Pennsylvania hasn’t given its progressive citizens much to be proud of as of late.
Our legislature just passed a budget stripped of needed Medicaid expansions. Our schools are in desperate need of support and reform. Our state is becoming the holdout of the Northeast, as state after nearby state adopts marriage-equality laws. Our state has yet to even adopt basic LGBT nondiscrimination protections.
But this week, our own citizens gave us quite a bit to be proud of.
Twenty-three plaintiffs filed a lawsuit Tuesday challenging the state’s ban on same-sex marriage, the first suit of its kind to ever be filed in Pennsylvania. Winning marriage equality in Pennsylvania could be a complex web of litigation and legislation but, ultimately, it could be these 23 people who will make the best case for the freedom to marry in Pennsylvania.
Each of these individuals has a story to tell. They hail from all over the state and represent all sectors of the LGBT community — men, women, black, white, seniors, young people, parents, widows. They range from stay-at-home moms to small-business owners to retirees to executives to veterans. But, despite their differences, they all share one commonality: They have been detrimentally impacted by their inability to marry their loved one.

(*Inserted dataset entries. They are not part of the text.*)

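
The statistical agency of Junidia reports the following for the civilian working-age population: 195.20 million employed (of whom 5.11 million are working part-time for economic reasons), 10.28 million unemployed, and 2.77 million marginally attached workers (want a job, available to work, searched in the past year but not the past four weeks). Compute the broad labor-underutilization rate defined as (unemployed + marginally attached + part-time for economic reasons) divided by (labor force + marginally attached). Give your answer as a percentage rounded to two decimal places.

Labor force = 195.20 + 10.28 = 205.48 million.
Numerator = 10.28 + 2.77 + 5.11 = 18.16 million.
Denominator = 205.48 + 2.77 = 208.25 million.
Broad rate = 18.16 / 208.25 = 8.72%.

Broad underutilization rate ≈ 8.72%.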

They have been denied health-insurance coverage, been made to pay inheritance taxes, been prevented from seeing their partners in the hospital, forced to carry powers-of-attorney with them at all times in case of an emergency — all because the state does not recognize their relationships, many of which they’ve been in for decades. Apart from the logistical and financial struggles, there is the emotional burden, as some couples have been forced to consider leaving their home state for better legal recognition, or to have to explain marriage inequality to their young children.

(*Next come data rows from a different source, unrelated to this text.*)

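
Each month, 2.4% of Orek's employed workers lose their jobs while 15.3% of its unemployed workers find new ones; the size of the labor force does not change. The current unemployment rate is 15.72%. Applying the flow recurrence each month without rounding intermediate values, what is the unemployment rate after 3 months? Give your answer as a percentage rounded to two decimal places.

With a fixed labor force, u_{t+1} = u_t + s·(1−u_t) − f·u_t = u_t·(1−s−f) + s.
Here 1−s−f = 0.823 and s = 0.024.
u_1 = 0.157200 × 0.823 + 0.024 = 0.153376.
u_2 = 0.153376 × 0.823 + 0.024 = 0.150228.
u_3 = 0.150228 × 0.823 + 0.024 = 0.147638.

Unemployment rate after three months ≈ 14.76%.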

They stood on the steps of the Capital Rotunda in Harrisburg Tuesday morning and declared that they had had enough — enough discrimination, enough unfairness and enough denial of basic rights.

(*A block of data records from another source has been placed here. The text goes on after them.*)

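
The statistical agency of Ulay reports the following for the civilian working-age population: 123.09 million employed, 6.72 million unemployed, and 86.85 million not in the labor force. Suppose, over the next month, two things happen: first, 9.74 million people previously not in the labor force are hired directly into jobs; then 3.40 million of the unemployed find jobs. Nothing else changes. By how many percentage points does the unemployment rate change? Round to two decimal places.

Initially, labor force = 123.09 + 6.72 = 129.81 million, so u = 6.72/129.81 = 5.18%.
After the first change, employed and labor force both rise by 9.74; unemployed unchanged → E = 132.83, U = 6.72, labor force = 139.55 million.
After the second change, unemployed falls and employed rises by 3.40; labor force unchanged → E = 136.23, U = 3.32, labor force = 139.55 million.
New unemployment rate = 3.32 / 139.55 = 2.38%.
Change = 2.38% − 5.18% = −2.80 percentage points.

The unemployment rate changes by −2.80 percentage points.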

The fight for marriage equality in the Keystone State is sure to be a tough one; with a conservative legislature and governor and a sharp divergence of views throughout the state, few political pundits have put Pennsylvania on the list of the next states to sanction marriage equality.
But this case, however, may mark a new era in the marriage-equality movement in Pennsylvania; as opposed to LGBT-rights issues being considered abstract and unattainable, this suit puts a public face to this fight and a real fervor behind it. These 23 plaintiffs are everyday citizens, and their relatability could be integral in communicating to a vast body of stakeholders — the court, the legislature and, very importantly, the public — why they don’t deserve discrimination. While these 23 are ordinary Pennsylvanians, their contributions to our state’s LGBT-rights movement will be extraordinary.